I was very alarmed because 1) I didn’t want to lose my Dad 2) I wasn’t sure what kind of care he would receive in his wife’s village (she was from a small island, far, far away from Manilla) 3) I was just plain worried about his rapidly deteriorating condition.

So I managed to get a plane to where he lived. His wife would not talk to me and literally hid in their bedroom the whole time I was there. I went to the bank with him one day and there was only $68 in the bank (and my Dad had a lot of money. He had been an airline pilot). So naturally I later confronted his wife in a letter suggesting that maybe SHE was stealing his money and taking advantage of him because he had Alzheimer’s. She never replied, but she shared the letter with him and my Dad was extremely upset over it and it ended our relationship.

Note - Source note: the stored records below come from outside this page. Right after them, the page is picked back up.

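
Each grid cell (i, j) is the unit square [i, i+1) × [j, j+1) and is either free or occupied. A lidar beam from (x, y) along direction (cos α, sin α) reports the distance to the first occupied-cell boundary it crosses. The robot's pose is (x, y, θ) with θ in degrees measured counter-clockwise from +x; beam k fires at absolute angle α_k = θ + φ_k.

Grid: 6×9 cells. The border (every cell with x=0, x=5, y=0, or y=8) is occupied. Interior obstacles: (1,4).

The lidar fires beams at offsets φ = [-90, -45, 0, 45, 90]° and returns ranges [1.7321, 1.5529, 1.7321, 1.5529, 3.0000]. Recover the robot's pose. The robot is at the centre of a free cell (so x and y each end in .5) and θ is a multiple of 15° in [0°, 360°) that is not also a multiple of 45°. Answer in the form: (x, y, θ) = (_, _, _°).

(x, y, θ) = (3.5, 2.5, 330°)

Candidates: 27 free-cell centres × 16 headings = 432 poses. Raycast each; keep the one whose scan matches to 4 dp.
  (1.5, 3.5, 15°): beam 1 = 2.5882 ≠ 1.7321 ✗
  (1.5, 6.5, 120°): beam 1 = 3.0000 ≠ 1.7321 ✗
  (3.5, 7.5, 15°): beam 1 = 5.7956 ≠ 1.7321 ✗
  (2.5, 6.5, 120°): beam 1 = 2.8868 ≠ 1.7321 ✗
  (2.5, 2.5, 75°): beam 1 = 2.5882 ≠ 1.7321 ✗
  …
  (3.5, 2.5, 330°): r_1=1.7321, r_2=1.5529, r_3=1.7321, r_4=1.5529, r_5=3.0000 — all match ✓
Only this pose fits every beam.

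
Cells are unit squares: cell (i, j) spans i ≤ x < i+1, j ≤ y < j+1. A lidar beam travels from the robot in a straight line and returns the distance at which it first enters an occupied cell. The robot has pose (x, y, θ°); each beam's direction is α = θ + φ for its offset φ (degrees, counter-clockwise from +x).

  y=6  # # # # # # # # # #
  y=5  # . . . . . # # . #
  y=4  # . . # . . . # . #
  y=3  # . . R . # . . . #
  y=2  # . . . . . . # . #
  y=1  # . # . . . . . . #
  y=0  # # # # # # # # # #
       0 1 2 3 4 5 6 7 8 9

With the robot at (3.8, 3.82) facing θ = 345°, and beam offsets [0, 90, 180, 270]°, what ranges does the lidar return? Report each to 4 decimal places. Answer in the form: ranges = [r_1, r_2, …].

beam 1: φ=0°, α=345°
  d=(0.9659,-0.2588)  start (3,3)  tX=0.2071 tY=3.1682  stride 1/|dx|=1.0353 1/|dy|=3.8637
    cross x-line → (4,3), t=0.2071
    cross x-line → (5,3), t=1.2423 (wall)
  → r_1 = 1.2423
beam 2: φ=90°, α=75°
  d=(0.2588,0.9659)  start (3,3)  tX=0.7727 tY=0.1863  stride 1/|dx|=3.8637 1/|dy|=1.0353
    cross y-line → (3,4), t=0.1863 (wall)
  → r_2 = 0.1863
beam 3: φ=180°, α=165°
  d=(-0.9659,0.2588)  start (3,3)  tX=0.8282 tY=0.6955  stride 1/|dx|=1.0353 1/|dy|=3.8637
    cross y-line → (3,4), t=0.6955 (wall)
  → r_3 = 0.6955
beam 4: φ=270°, α=255°
  d=(-0.2588,-0.9659)  start (3,3)  tX=3.0910 tY=0.8489  stride 1/|dx|=3.8637 1/|dy|=1.0353
    cross y-line → (3,2), t=0.8489
    cross y-line → (3,1), t=1.8842
    cross y-line → (3,0), t=2.9195 (wall)
  → r_4 = 2.9195

ranges = [1.2423, 0.1863, 0.6955, 2.9195]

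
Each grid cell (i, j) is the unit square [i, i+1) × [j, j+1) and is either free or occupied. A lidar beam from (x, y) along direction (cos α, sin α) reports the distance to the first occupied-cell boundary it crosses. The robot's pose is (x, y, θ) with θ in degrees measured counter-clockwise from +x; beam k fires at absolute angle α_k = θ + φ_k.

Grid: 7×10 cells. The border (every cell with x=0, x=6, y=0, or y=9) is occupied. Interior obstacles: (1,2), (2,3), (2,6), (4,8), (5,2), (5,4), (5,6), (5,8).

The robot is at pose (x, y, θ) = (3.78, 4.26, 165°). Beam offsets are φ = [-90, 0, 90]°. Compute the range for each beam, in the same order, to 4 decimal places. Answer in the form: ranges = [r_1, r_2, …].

ranges = [3.8719, 2.8781, 3.3750]

beam 1: φ=-90°, α=75°
  dir = (cos 75°, sin 75°) = (0.2588, 0.9659); from cell (3,4)
  next x-line at t=0.8500, next y-line at t=0.7661; Δt_x=3.8637, Δt_y=1.0353
    y: enter (3,5) at t=0.7661
    x: enter (4,5) at t=0.8500
    y: enter (4,6) at t=1.8014
    y: enter (4,7) at t=2.8367
    y: enter (4,8) at t=3.8719 ← occupied
  → r_1 = 3.8719
beam 2: φ=0°, α=165°
  dir = (cos 165°, sin 165°) = (-0.9659, 0.2588); from cell (3,4)
  next x-line at t=0.8075, next y-line at t=2.8591; Δt_x=1.0353, Δt_y=3.8637
    x: enter (2,4) at t=0.8075
    x: enter (1,4) at t=1.8428
    y: enter (1,5) at t=2.8591
    x: enter (0,5) at t=2.8781 ← occupied
  → r_2 = 2.8781
beam 3: φ=90°, α=255°
  dir = (cos 255°, sin 255°) = (-0.2588, -0.9659); from cell (3,4)
  next x-line at t=3.0137, next y-line at t=0.2692; Δt_x=3.8637, Δt_y=1.0353
    y: enter (3,3) at t=0.2692
    y: enter (3,2) at t=1.3044
    y: enter (3,1) at t=2.3397
    x: enter (2,1) at t=3.0137
    y: enter (2,0) at t=3.3750 ← occupied
  → r_3 = 3.3750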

Shortly after that they moved over to the Philippines and I never heard from him again. I thought of him constantly though. I really missed his twice a week calls. It was only through some relatives that I heard that he had passed away a mere 7 months after moving there. His wife never contacted me.

So this photo is really important to me. It shows the good times I had with my father and how much we loved each other. The mail order bride may have gotten the estate, but I had the honor and priviledge of knowing and loving my Dad for 45 years. I love you Dad.